Frenenqer Paje was created by her father. Everything she does and who she must become is destined by his vision of her.

Yet, she feels the beat of wings under her shoulder blades, aching to burst free from her cage whilst flying away to worlds unknown.

One day when at the markets of the Middle East, Freneqer rescues a cat near death.

This cat is not an ordinary cat at all.

Together, Freneqer and Sangris – a Free Person, a shapeshifter, a boy, journey around the world and inside themselves.

When one has their life cast for them, is it possible to break free?

I really enjoyed this story. It’s definitely off the beaten path and there needs to be more YA like this. Exploring other cultures and creating stories about growing up that teens of all races can relate too.
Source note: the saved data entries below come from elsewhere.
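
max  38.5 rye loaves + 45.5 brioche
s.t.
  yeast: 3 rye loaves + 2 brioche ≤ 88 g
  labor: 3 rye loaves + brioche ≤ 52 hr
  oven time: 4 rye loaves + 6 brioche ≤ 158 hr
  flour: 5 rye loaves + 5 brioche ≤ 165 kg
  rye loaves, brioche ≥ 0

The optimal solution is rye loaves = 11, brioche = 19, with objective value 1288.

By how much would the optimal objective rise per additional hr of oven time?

7

Check each constraint at x*: yeast 71/88 (slack 17); labor 52/52 (tight); oven time 158/158 (tight); flour 150/165 (slack 15).
By complementary slackness, y = 0 for the non-binding constraints.
Dual feasibility on the basic columns requires 3·y_labor + 4·y_oven time = 38.5, 1·y_labor + 6·y_oven time = 45.5.
This yields shadow prices y_labor = 3.5, y_oven time = 7.
Shadow price of oven time = 7.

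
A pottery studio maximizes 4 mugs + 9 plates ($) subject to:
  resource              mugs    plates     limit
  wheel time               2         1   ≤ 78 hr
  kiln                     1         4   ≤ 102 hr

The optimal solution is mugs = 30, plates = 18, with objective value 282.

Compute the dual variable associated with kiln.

2

Both wheel time and kiln are binding at x*.
From A_Bᵀ y = c: 2·y_wheel time + 1·y_kiln = 4; 1·y_wheel time + 4·y_kiln = 9.
This yields shadow prices y_wheel time = 1, y_kiln = 2.
Shadow price of kiln = 2.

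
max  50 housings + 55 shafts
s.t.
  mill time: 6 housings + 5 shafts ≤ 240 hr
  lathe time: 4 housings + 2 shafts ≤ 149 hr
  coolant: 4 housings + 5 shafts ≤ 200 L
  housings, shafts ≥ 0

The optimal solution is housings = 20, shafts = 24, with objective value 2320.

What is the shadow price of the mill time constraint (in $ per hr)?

3

Binding: mill time and coolant. Non-binding: lathe time (21 unused).
By complementary slackness, y = 0 for the non-binding constraint.
Dual feasibility on the basic columns requires 6·y_mill time + 4·y_coolant = 50, 5·y_mill time + 5·y_coolant = 55.
This yields shadow prices y_mill time = 3, y_coolant = 8.
Shadow price of mill time = 3.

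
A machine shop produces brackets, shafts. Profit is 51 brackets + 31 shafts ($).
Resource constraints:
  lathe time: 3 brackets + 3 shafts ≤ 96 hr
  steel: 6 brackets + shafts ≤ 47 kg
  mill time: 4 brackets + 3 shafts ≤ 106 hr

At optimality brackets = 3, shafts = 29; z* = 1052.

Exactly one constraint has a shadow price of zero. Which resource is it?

mill time

lathe time: 96/96 (binding)
steel: 47/47 (binding)
mill time: 99/106 (slack 7)
By complementary slackness, a constraint with positive slack has shadow price 0 → mill time.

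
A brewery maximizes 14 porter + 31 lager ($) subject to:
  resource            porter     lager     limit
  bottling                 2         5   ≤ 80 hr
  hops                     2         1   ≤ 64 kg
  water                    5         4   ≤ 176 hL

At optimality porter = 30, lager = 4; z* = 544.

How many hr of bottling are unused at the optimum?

0

bottling used = 2·30 + 5·4 = 80; slack = 80 − 80 = 0.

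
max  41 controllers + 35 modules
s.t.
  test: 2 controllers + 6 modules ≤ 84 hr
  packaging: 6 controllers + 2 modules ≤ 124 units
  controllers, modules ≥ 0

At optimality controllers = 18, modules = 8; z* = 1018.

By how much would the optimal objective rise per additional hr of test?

4

Both test and packaging are binding at x*.
From A_Bᵀ y = c: 2·y_test + 6·y_packaging = 41; 6·y_test + 2·y_packaging = 35.
→ y_test = 4 and y_packaging = 5.5.
Shadow price of test = 4.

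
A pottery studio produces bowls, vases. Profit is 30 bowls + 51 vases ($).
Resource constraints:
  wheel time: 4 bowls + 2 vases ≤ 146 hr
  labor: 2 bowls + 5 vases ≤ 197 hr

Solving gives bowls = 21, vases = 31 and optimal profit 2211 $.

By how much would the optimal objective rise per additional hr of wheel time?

3

Check each constraint at x*: wheel time 146/146 (tight); labor 197/197 (tight).
The binding rows give the dual system: 4·y_wheel time + 2·y_labor = 30 and 2·y_wheel time + 5·y_labor = 51.
→ y_wheel time = 3 and y_labor = 9.
Shadow price of wheel time = 3.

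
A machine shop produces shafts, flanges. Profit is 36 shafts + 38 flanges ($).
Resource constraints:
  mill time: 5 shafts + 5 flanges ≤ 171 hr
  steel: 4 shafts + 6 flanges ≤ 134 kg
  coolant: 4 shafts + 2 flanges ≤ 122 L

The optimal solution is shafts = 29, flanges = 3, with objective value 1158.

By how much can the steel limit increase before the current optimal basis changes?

17.6

Binding constraints: steel, coolant. The basis is B = [[4,6],[4,2]] with det -16.
Per unit increase in steel, x* moves by d = (-0.125, 0.25).
The basis stays optimal until mill time becomes binding; allowable increase = 17.6 kg.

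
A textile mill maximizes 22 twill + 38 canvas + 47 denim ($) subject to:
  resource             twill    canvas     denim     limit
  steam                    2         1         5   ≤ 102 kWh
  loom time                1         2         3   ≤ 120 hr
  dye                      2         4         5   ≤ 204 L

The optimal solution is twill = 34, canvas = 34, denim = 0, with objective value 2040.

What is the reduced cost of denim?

At the optimum: steam uses 102 of 102 (binding); loom time uses 102 of 120 (slack = 18); dye uses 204 of 204 (binding).
Since loom time is not tight, its dual is 0.
Dual feasibility on the basic columns requires 2·y_steam + 2·y_dye = 22, 1·y_steam + 4·y_dye = 38.
This yields shadow prices y_steam = 2, y_dye = 9.
Reduced cost of denim: c₃ − yᵀa₃ = 47 − (2·5 + 9·5) = 47 − 55 = -8.

-8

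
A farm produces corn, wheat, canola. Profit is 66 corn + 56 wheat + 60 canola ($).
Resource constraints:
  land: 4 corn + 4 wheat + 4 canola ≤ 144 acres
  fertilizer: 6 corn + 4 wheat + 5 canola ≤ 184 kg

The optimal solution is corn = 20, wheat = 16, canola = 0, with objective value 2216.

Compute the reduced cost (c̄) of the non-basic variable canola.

-1

Both land and fertilizer are binding at x*.
Dual feasibility on the basic columns requires 4·y_land + 6·y_fertilizer = 66, 4·y_land + 4·y_fertilizer = 56.
Solving: y_land = 9, y_fertilizer = 5.
Reduced cost of canola: c₃ − yᵀa₃ = 60 − (9·4 + 5·5) = 60 − 61 = -1.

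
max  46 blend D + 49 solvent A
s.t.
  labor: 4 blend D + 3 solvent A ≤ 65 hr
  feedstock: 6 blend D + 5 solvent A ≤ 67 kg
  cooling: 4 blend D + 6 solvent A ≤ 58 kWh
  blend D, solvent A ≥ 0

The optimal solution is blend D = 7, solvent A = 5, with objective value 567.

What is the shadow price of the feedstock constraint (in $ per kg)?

Binding: feedstock and cooling. Non-binding: labor (22 unused).
Since labor is not tight, its dual is 0.
Dual feasibility on the basic columns requires 6·y_feedstock + 4·y_cooling = 46, 5·y_feedstock + 6·y_cooling = 49.
Solving: y_feedstock = 5, y_cooling = 4.
Shadow price of feedstock = 5.

5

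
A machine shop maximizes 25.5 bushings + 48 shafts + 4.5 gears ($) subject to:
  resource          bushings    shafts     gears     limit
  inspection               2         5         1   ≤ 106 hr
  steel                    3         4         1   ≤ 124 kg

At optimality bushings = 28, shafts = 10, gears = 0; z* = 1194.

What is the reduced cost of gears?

-6

Both inspection and steel are binding at x*.
From A_Bᵀ y = c: 2·y_inspection + 3·y_steel = 25.5; 5·y_inspection + 4·y_steel = 48.
Solving: y_inspection = 6, y_steel = 4.5.
Reduced cost of gears: c₃ − yᵀa₃ = 4.5 − (6·1 + 4.5·1) = 4.5 − 10.5 = -6.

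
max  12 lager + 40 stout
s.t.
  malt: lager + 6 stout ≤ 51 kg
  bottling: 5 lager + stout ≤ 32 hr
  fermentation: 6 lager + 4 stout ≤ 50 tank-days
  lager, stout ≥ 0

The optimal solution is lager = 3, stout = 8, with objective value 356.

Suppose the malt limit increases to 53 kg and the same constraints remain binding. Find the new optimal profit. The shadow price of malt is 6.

Δb = 2, so new z* = 356 + (6)·(2) = 356 + 12 = 368.

368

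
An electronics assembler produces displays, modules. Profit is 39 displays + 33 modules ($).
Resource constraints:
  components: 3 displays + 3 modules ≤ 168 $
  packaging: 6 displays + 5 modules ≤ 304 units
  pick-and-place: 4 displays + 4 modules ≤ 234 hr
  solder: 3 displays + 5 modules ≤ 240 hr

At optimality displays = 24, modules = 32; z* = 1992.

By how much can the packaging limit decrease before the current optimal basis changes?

4

Binding constraints: components, packaging. The basis is B = [[3,3],[6,5]] with det -3.
Per unit decrease in packaging, x* moves by d = (-1, 1).
The basis stays optimal until solder becomes binding; allowable decrease = 4 units.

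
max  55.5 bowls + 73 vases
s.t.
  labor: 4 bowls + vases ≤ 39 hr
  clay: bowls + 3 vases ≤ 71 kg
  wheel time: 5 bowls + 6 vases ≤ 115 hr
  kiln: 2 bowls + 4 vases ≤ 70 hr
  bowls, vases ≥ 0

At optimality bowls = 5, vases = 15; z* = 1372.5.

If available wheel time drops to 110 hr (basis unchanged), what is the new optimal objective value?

1325

Check each constraint at x*: labor 35/39 (slack 4); clay 50/71 (slack 21); wheel time 115/115 (tight); kiln 70/70 (tight).
By complementary slackness, y = 0 for the non-binding constraints.
Dual feasibility on the basic columns requires 5·y_wheel time + 2·y_kiln = 55.5, 6·y_wheel time + 4·y_kiln = 73.
→ y_wheel time = 9.5 and y_kiln = 4.
Δz = y_wheel time·Δb = 9.5 × (-5) = -47.5, so new z* = 1372.5 − 47.5 = 1325.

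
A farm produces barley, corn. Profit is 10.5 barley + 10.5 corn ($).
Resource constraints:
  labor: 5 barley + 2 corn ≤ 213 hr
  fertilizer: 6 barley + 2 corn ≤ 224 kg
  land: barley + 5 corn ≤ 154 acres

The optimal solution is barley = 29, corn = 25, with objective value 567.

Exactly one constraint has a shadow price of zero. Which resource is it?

labor: 195/213 (slack 18)
fertilizer: 224/224 (binding)
land: 154/154 (binding)
By complementary slackness, a constraint with positive slack has shadow price 0 → labor.

labor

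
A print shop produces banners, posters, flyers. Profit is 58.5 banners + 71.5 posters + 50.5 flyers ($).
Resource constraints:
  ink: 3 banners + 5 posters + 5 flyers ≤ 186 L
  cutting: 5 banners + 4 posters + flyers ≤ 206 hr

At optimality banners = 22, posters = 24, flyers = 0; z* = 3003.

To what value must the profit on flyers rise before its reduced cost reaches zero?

Both ink and cutting are binding at x*.
From A_Bᵀ y = c: 3·y_ink + 5·y_cutting = 58.5; 5·y_ink + 4·y_cutting = 71.5.
Solving: y_ink = 9.5, y_cutting = 6.
flyers enters the basis when its profit ≥ yᵀa₃ = 9.5·5 + 6·1 = 53.5.

53.5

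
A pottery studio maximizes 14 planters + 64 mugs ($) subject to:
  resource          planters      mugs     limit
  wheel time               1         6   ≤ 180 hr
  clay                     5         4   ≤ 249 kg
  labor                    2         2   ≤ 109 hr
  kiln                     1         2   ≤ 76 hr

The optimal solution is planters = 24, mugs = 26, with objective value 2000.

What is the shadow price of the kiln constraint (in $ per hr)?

5

Check each constraint at x*: wheel time 180/180 (tight); clay 224/249 (slack 25); labor 100/109 (slack 9); kiln 76/76 (tight).
Since clay, labor are not tight, their duals are 0.
From A_Bᵀ y = c: 1·y_wheel time + 1·y_kiln = 14; 6·y_wheel time + 2·y_kiln = 64.
Solving: y_wheel time = 9, y_kiln = 5.
Shadow price of kiln = 5.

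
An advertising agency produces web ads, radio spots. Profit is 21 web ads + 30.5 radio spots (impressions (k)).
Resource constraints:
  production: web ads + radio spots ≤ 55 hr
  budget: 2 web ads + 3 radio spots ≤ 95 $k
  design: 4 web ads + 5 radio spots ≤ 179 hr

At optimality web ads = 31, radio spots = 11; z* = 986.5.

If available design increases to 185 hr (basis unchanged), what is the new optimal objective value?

992.5

Check each constraint at x*: production 42/55 (slack 13); budget 95/95 (tight); design 179/179 (tight).
Slack constraints have shadow price 0 (complementary slackness).
The binding rows give the dual system: 2·y_budget + 4·y_design = 21 and 3·y_budget + 5·y_design = 30.5.
Solving: y_budget = 8.5, y_design = 1.
Δz = y_design·Δb = 1 × (6) = 6, so new z* = 986.5 + 6 = 992.5.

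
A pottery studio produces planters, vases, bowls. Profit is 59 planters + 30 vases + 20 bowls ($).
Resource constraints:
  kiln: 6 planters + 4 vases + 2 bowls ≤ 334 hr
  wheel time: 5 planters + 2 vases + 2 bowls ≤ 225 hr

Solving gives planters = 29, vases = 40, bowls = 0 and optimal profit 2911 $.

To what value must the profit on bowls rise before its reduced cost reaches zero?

22

At the optimum: kiln uses 334 of 334 (binding); wheel time uses 225 of 225 (binding).
Dual feasibility on the basic columns requires 6·y_kiln + 5·y_wheel time = 59, 4·y_kiln + 2·y_wheel time = 30.
→ y_kiln = 4 and y_wheel time = 7.
bowls enters the basis when its profit ≥ yᵀa₃ = 4·2 + 7·2 = 22.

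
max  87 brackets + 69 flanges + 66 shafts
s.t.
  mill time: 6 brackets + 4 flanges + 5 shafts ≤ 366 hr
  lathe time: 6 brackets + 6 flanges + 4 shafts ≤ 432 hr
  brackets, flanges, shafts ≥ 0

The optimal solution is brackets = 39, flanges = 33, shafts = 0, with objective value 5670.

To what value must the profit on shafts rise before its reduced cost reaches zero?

At the optimum: mill time uses 366 of 366 (binding); lathe time uses 432 of 432 (binding).
From A_Bᵀ y = c: 6·y_mill time + 6·y_lathe time = 87; 4·y_mill time + 6·y_lathe time = 69.
This yields shadow prices y_mill time = 9, y_lathe time = 5.5.
shafts enters the basis when its profit ≥ yᵀa₃ = 9·5 + 5.5·4 = 67.

67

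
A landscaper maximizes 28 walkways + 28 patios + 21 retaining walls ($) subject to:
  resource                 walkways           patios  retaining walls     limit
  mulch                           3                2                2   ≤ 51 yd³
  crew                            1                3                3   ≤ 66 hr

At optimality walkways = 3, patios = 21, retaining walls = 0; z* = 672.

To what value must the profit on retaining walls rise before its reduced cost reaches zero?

28

At the optimum: mulch uses 51 of 51 (binding); crew uses 66 of 66 (binding).
The binding rows give the dual system: 3·y_mulch + 1·y_crew = 28 and 2·y_mulch + 3·y_crew = 28.
Solving: y_mulch = 8, y_crew = 4.
retaining walls enters the basis when its profit ≥ yᵀa₃ = 8·2 + 4·3 = 28.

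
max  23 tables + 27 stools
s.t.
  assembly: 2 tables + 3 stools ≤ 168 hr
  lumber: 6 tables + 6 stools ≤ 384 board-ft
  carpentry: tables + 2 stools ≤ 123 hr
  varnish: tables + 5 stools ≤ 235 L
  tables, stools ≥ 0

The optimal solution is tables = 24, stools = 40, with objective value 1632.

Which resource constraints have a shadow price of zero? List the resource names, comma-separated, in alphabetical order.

carpentry, varnish

assembly: 168/168 (binding)
lumber: 384/384 (binding)
carpentry: 104/123 (slack 19)
varnish: 224/235 (slack 11)
By complementary slackness, a constraint with positive slack has shadow price 0 → carpentry, varnish.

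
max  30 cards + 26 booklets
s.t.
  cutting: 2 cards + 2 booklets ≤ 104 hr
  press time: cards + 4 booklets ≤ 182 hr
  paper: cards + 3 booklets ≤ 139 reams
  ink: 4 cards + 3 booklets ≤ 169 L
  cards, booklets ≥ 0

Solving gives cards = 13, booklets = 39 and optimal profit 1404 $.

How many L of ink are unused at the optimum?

0

ink used = 4·13 + 3·39 = 169; slack = 169 − 169 = 0.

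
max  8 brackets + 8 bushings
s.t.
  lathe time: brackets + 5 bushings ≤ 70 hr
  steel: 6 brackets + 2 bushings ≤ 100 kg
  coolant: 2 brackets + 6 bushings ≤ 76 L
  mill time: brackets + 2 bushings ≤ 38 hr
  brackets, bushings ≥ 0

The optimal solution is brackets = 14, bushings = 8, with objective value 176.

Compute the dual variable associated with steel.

1

Check each constraint at x*: lathe time 54/70 (slack 16); steel 100/100 (tight); coolant 76/76 (tight); mill time 30/38 (slack 8).
Since lathe time, mill time are not tight, their duals are 0.
Dual feasibility on the basic columns requires 6·y_steel + 2·y_coolant = 8, 2·y_steel + 6·y_coolant = 8.
→ y_steel = 1 and y_coolant = 1.
Shadow price of steel = 1.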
What a refreshing read with a main character that isn’t Caucasian! Finally a setting where English isn’t the main language! It’s written beautifully and true of the surrounding cultures. At times it can be harsh but this is not America and it’s brilliant to read about how other families function.

It’s such a touching love story, and doesn’t relate at all to traditional YA. The emotions are real and genuine. You feel the characters learning from one another. Not lusting after each other, but developing feelings based on similarities and longing for a true place to call home. As it’s also a standalone and quite short, it’ll make you thirsty and feeling the pulsing sun through your modest clothing.